A mutex is a specialization on this to solve this issue. A mutex should only be used for mutual exclusion (which is what its name is a contraction of). A task wanting that resource takes the flag, and when done it gives the flag back. Unlike a semaphore, the mutex remembers who has the flag, and that is who is supposed to give it back, so it can’t be used in the second sort of operation. It gets around the priority inversion condition by when the high priority task requests the mutex, the low priority task is temporarily given the priority of the high priority task.

With a reqular mutex, when a task takes the flag, the mutex is not ready, even if the same task ask for the flag again, so it will wait/deadlock. A modification on this is a recursive mutex. The recursive mutex will always be ready for the task that currently has the flag, and the flag is only actually given back when that task has given the flag back as many times as it was taken.

This is not the default behavior in FreeRTOS due to the way they are implemented.
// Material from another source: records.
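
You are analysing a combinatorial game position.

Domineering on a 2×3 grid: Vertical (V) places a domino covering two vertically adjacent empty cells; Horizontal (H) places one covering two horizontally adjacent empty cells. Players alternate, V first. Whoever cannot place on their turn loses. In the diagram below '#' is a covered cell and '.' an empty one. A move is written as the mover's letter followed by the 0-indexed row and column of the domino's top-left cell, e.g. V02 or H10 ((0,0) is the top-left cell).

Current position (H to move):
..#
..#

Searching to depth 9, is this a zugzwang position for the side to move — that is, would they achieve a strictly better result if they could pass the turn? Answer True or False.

[..#/..#] H move#1: H00:+1/###/..#*, H10:+1/..#/###
[###/..#] end (terminal -1, V#2); searched ..#/..# to 9
suppose H passes — search the same position with V to move:
pass> [..#/..#] V move#1: V00:+1/#.#/#.#*, V01:+1/.##/.##
pass> [#.#/#.#] end (terminal -1, H#2); searched ..#/..# to 9
for H: play +1, pass -1

zugzwang(..#/..#, H) = False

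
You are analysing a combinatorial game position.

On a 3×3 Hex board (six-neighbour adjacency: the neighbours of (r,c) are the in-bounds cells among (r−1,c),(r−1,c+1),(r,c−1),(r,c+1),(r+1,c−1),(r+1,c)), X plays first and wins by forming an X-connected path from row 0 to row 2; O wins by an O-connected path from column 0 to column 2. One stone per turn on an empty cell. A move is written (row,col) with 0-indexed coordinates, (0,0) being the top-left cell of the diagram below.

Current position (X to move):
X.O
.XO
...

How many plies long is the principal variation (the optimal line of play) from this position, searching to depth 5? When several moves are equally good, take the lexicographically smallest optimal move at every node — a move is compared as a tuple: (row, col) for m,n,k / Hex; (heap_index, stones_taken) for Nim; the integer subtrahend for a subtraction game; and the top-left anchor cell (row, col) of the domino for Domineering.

PV length from [X.O/.XO/...]: 3 plies

p1 X@[X.O/.XO/...]: (0,1)[XXO/.XO/...]+1* (1,0)[X.O/XXO/...]+1 (2,0)[X.O/.XO/X..]+1 (2,1)[X.O/.XO/.X.]+1 (2,2)[X.O/.XO/..X]+1
p2 O@[XXO/.XO/...]: (1,0)[XXO/OXO/...]-1* (2,0)[XXO/.XO/O..]-1 (2,1)[XXO/.XO/.O.]-1 (2,2)[XXO/.XO/..O]-1
p3 X@[XXO/OXO/...]: (2,0)[XXO/OXO/X..]+1* (2,1)[XXO/OXO/.X.]+1 (2,2)[XXO/OXO/..X]+1
p4 O@[XXO/OXO/X..] terminal -1; root [X.O/.XO/...] d5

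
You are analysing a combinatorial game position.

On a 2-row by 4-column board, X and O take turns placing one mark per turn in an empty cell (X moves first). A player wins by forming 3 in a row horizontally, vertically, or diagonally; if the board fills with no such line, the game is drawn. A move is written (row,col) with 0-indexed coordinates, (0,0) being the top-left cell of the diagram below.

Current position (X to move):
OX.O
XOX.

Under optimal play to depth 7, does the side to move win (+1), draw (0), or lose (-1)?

value(OX.O/XOX., X) = 0

[OX.O/XOX.] X move#1: (0,2):+0/OXXO/XOX.*, (1,3):+0/OX.O/XOXX
[OXXO/XOX.] O move#2: (1,3):+0/OXXO/XOXO*
[OXXO/XOXO] end (terminal +0, X#3); searched OX.O/XOX. to 7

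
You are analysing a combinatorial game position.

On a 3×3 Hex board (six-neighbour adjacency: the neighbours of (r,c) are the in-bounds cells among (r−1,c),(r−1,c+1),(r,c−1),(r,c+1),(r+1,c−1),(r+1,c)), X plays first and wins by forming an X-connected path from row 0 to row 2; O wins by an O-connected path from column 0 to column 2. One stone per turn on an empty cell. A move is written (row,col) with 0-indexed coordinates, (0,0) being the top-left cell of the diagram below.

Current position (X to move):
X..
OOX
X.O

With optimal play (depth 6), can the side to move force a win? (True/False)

X winning at [X../OOX/X.O]: False

p1 X@[X../OOX/X.O]: (0,1)[XX./OOX/X.O]-1* (0,2)[X.X/OOX/X.O]-1 (2,1)[X../OOX/XXO]-1
p2 O@[XX./OOX/X.O]: (0,2)[XXO/OOX/X.O]+1* (2,1)[XX./OOX/XOO]+1
p3 X@[XXO/OOX/X.O] terminal -1; root [X../OOX/X.O] d6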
system · July 16, 2018, 1:07am

masoandro wrote on Monday, July 16, 2018:

Thank you for your explanation. It definitely makes sense given the priorities since this is a shared hardware bus. It doesn’t matter whether a higher priority task comes along if a lower priority task is currently on the bus - it is to prevent the corruption of this kind of information. This solution worked and I did not have to use a recursive mutex - just a single mutex for the hardware application.
Thank you!